On the surface of this it isn't that different, but we've done away with the need to constantly refer to 'serverName' because we're operating in the context of a state monad (Gen.Init and Gen.HandleInfo are type aliass to help refer to the fairly wordy type used behind the scenes in Pinto).

Gen.self doesn't need to do anything other than pull state out of that state monad and return it to the client code (implementation below), this means that unless your code is being executed in the context of the state monad (IE: the gen server) you can't call it and the runtime checks and side effects can go away.


  self :: forall state msg. StateT (GenContext state msg) Effect (Process msg)
  self = do
    GenContext { pid } <- State.get
    pure pid

Similarly, Gen.Cast and Gen.Call are provided for those callbacks too, and all code executed within the context of a Pinto Genserver has access to the internal state via the API so in theory things like trapExit/handleInfo/config can be modified safely from within that context without doing weird things around async casts back to that gen server.

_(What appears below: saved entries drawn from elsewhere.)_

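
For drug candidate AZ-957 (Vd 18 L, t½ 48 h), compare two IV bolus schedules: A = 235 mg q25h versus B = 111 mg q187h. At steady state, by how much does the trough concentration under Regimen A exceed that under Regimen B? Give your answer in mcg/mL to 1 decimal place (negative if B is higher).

Regimen A: f = (1/2)^(25/48) ≈ 0.6970; Cmin,ss = (235/18)·f/(1−f) ≈ 30.032 mcg/mL.
Regimen B: f = (1/2)^(187/48) ≈ 0.0672; Cmin,ss = (111/18)·f/(1−f) ≈ 0.444 mcg/mL.
Difference ≈ 30.032 − 0.444 ≈ 29.588 mcg/mL.

29.6 mcg/mL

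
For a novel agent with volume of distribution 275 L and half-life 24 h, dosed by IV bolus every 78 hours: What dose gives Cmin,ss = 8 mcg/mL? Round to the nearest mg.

τ/t½ = 78/24 ≈ 3.25, so f = (1/2)^(78/24) ≈ 0.105112.
Cmin,ss = (D/Vd)·f/(1−f), so D = Cmin,ss·Vd·(1−f)/f.
D = 8 × 275 × (1−f)/f ≈ 8 × 275 × 8.51366 ≈ 18730.05 mg.

18730 mg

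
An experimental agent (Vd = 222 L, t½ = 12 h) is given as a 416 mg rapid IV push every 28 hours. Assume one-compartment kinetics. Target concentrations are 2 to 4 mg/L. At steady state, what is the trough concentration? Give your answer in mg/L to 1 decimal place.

0.5 mg/L

τ/t½ = 28/12 ≈ 2.3333, so fraction remaining f = (1/2)^(28/12) ≈ 0.1984.
At steady state, accumulation factor R = 1/(1 − e^(−kτ)) ≈ 1.2475.
Single-dose peak C₀ = D/Vd = 416/222 ≈ 1.874 mg/L.
Steady-state peak Cmax,ss = C₀·R ≈ 1.874 × 1.2475 ≈ 2.338 mg/L.
Steady-state trough Cmin,ss = Cmax,ss·f ≈ 2.338 × 0.1984 ≈ 0.464 mg/L.
Trough 0.5 mg/L vs MEC 2 mg/L: subtherapeutic.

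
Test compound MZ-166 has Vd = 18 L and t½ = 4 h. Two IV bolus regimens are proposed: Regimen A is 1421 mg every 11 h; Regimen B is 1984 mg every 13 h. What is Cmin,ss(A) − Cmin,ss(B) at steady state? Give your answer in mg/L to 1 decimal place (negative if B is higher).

Regimen A: f = (1/2)^(11/4) ≈ 0.1487; Cmin,ss = (1421/18)·f/(1−f) ≈ 13.790 mg/L.
Regimen B: f = (1/2)^(13/4) ≈ 0.1051; Cmin,ss = (1984/18)·f/(1−f) ≈ 12.945 mg/L.
Difference ≈ 13.790 − 12.945 ≈ 0.845 mg/L.

0.8 mg/L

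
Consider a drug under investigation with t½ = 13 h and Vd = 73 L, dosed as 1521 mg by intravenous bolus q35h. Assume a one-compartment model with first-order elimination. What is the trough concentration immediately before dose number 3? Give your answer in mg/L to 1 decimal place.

f = (1/2)^(τ/t½) = (1/2)^(35/13) ≈ 0.1547.
C₀ = D/Vd = 1521/73 ≈ 20.836 mg/L.
Before the 3rd dose, 2 doses have been given. Superposition: Cmin = C₀·(f + f²).
≈ 20.836 × (0.1547 + 0.0239) ≈ 20.836 × 0.1786 ≈ 3.721 mg/L.

3.7 mg/L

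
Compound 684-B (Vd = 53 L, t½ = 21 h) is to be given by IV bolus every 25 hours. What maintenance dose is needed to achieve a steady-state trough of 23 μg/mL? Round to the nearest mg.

τ/t½ = 25/21 ≈ 1.1905, so f = (1/2)^(25/21) ≈ 0.438158.
Cmin,ss = (D/Vd)·f/(1−f), so D = Cmin,ss·Vd·(1−f)/f.
D = 23 × 53 × (1−f)/f ≈ 23 × 53 × 1.28228 ≈ 1563.10 mg.

1563 mg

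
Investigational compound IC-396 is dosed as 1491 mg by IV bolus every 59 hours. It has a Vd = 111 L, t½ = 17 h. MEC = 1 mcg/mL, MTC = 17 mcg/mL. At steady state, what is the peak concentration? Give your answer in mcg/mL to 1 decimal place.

14.8 mcg/mL

Over one 59-h interval, 59/17 ≈ 3.4706 half-lives elapse, leaving f ≈ 0.0902 of each dose.
Accumulation ratio R = 1/(1 − f) ≈ 1/0.9098 ≈ 1.0991.
Single-dose peak C₀ = D/Vd = 1491/111 ≈ 13.432 mcg/mL.
Steady-state peak Cmax,ss = C₀·R ≈ 13.432 × 1.0991 ≈ 14.763 mcg/mL.
Peak 14.8 mcg/mL vs MTC 17 mcg/mL: below toxic threshold.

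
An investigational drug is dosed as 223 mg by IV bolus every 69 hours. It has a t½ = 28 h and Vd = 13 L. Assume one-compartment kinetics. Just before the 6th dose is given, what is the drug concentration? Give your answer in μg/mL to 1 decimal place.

f = (1/2)^(τ/t½) = (1/2)^(69/28) ≈ 0.1812.
C₀ = D/Vd = 223/13 ≈ 17.154 μg/mL.
Before the 6th dose, 5 doses have been given. Superposition: Cmin = C₀·(f + f² + … + f^5).
≈ 17.154 × (0.1812 + 0.0328 + 0.0059 + 0.0011 + 0.0002) ≈ 17.154 × 0.2212 ≈ 3.794 μg/mL.

3.8 μg/mL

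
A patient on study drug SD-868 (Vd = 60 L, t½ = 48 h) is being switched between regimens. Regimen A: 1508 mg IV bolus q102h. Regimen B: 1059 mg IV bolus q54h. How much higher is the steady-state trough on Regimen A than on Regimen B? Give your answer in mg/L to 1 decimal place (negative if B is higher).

-7.5 mg/L

Regimen A: f = (1/2)^(102/48) ≈ 0.2293; Cmin,ss = (1508/60)·f/(1−f) ≈ 7.478 mg/L.
Regimen B: f = (1/2)^(54/48) ≈ 0.4585; Cmin,ss = (1059/60)·f/(1−f) ≈ 14.945 mg/L.
Difference ≈ 7.478 − 14.945 ≈ -7.467 mg/L.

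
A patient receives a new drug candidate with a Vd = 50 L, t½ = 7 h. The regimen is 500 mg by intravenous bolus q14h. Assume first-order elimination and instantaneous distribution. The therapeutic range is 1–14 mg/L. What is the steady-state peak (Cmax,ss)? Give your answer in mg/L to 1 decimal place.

13.3 mg/L

τ = 14 h = 2 half-lives, so f = (1/2)^2 = 0.25.
Accumulation ratio R = 1/(1 − f) = 1/0.75 = 4/3.
Single-dose peak C₀ = D/Vd = 500/50 = 10 mg/L.
Steady-state peak Cmax,ss = C₀·R = 10 × 4/3 ≈ 13.333 mg/L.
Peak 13.3 mg/L vs MTC 14 mg/L: below toxic threshold.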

That's a lot of words to say that Gen Servers and arbitrary messages are now very pretty indeed in Purerl. Example below of a gen server subscribing to a message bus from the demo_ps web project. You'll note that the actual API used in startLink has evolved to include a builder for setting the initial handlers/etc - there are a number of optional things to tweak about a gen server and it made sense to do this rather than accept an endlessly growing list of arguments.


type BookWatchingStartArgs = {}
type State = {}

data Msg = BookMsg BookEvent 

serverName :: ServerName State Msg
serverName = Local $ atom "handle_info_example"

startLink :: BookWatchingStartArgs -> Effect StartLinkResult
startLink args =
  Gen.buildStartLink serverName (init args) $ Gen.defaultStartLink { handleInfo = handleInfo }

init :: BookWatchingStartArgs -> Gen.Init State Msg
init args = do
  self <- Gen.self
  _ <- Gen.lift $ SimpleBus.subscribe BookLibrary.bus $ BookMsg >>> send self
  pure $ {}

handleInfo :: Msg -> State -> Gen.HandleInfo State Msg
handleInfo msg state = do
  case msg of
    BookMsg bookEvent -> 
      Gen.lift $ handleBookEvent bookEvent state

handleBookEvent :: BookEvent -> State -> Effect (CastResult State)
handleBookEvent ev state =
  case ev of
    BookCreated isbn -> do
      _ <- Logger.info1 "Book created ~p" isbn
      pure $ CastNoReply state
    BookDeleted isbn -> do
      _ <- Logger.info1 "Book deleted ~p" isbn
      pure $ CastNoReply state
    BookUpdated isbn -> do
      _ <- Logger.info1 "Book updated ~p" isbn
      pure $ CastNoReply state

I'll insert another item to the list of 'new things' to the bullet points currently being traversed as my next post will be about the corresponding message handling implementation in Stetson, which unsurprisingly uses the State monad to improve our lives there as well. Once you learn how to use a hammer, everything looks like a nail I guess.